Even some home buyers who are content with their loans claim they’ve been injured by builders’ lending to others. Robert V. Phillips, a lawyer in Rock Hill, S.C., represents residents of a subdivision in Columbia, S.C., who allege in a federal court suit that the value of their homes has fallen as a result of foreclosures stemming from Beazer’s reckless mortgage practices with other customers. The suit, which seeks class-action status, claims that Beazer salespeople encouraged prospective buyers to “falsify information on loan applications.” This made it “inevitable that the subdivisions…would experience a foreclosure rate which significantly exceeds the statewide average,” and that has hurt the value of the plaintiffs’ houses, the suit alleges.

“falsify information on loan applications”

Again we see liar’s loans are part of the story but this time with the help of the builders.

Hmmm, a growing industry, class-action lawsuits against builders. I think the lawsuits from all the mortgage fraud are just beginning.

Beazer has about 15 communities in metro Phoenix that are currently selling homes.

ADDED: The chart below from Credit Suisse shows how Arizona builders were the leaders in no/low doc “liar’s” loans.

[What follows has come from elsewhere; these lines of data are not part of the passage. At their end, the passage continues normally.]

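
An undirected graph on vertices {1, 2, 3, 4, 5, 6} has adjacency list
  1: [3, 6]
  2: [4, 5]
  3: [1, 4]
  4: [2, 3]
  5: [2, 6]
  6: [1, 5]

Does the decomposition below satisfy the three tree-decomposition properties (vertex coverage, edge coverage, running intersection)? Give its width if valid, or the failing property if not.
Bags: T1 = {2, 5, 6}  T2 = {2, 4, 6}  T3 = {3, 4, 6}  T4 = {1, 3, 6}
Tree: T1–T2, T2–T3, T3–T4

Vertex coverage: the bags together contain {1, 2, 3, 4, 5, 6}, the full vertex set. Edge coverage: each edge of G has both endpoints in at least one bag. Running intersection: for every vertex, the bags containing it form a connected subtree. All three properties hold, so this is a valid tree decomposition of width max|bag| − 1 = 2, and hence tw(G) ≤ 2.

Yes; width 2.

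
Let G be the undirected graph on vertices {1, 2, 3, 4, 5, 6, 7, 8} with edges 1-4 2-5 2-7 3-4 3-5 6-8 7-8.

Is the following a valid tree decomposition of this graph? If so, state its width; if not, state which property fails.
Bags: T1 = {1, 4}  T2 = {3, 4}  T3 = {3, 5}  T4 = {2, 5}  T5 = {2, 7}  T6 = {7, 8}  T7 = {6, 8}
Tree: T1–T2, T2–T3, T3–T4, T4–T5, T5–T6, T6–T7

Yes; width 1.

Vertex coverage: the bags together contain {1, 2, 3, 4, 5, 6, 7, 8}, the full vertex set. Edge coverage: each edge of G has both endpoints in at least one bag. Running intersection: for every vertex, the bags containing it form a connected subtree. All three properties hold, so this is a valid tree decomposition of width max|bag| − 1 = 1, and hence tw(G) ≤ 1.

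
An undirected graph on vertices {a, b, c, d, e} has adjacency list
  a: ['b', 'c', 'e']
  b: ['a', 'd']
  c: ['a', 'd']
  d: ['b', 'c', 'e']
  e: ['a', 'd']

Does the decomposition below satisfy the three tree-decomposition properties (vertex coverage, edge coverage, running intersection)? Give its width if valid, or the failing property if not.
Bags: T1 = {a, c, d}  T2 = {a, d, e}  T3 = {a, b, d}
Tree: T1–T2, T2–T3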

Arizona builder no/low doc loans

If that 71% number is in the right ballpark, these Arizona home builders have been incredibly irresponsible. Either they were steering many people into low/no doc loans because the lender makes more money, or they were steering people into low/no doc loans because many buyers simply wouldn’t qualify for a home loan otherwise. 71% is way too high. It’s suspiciously high.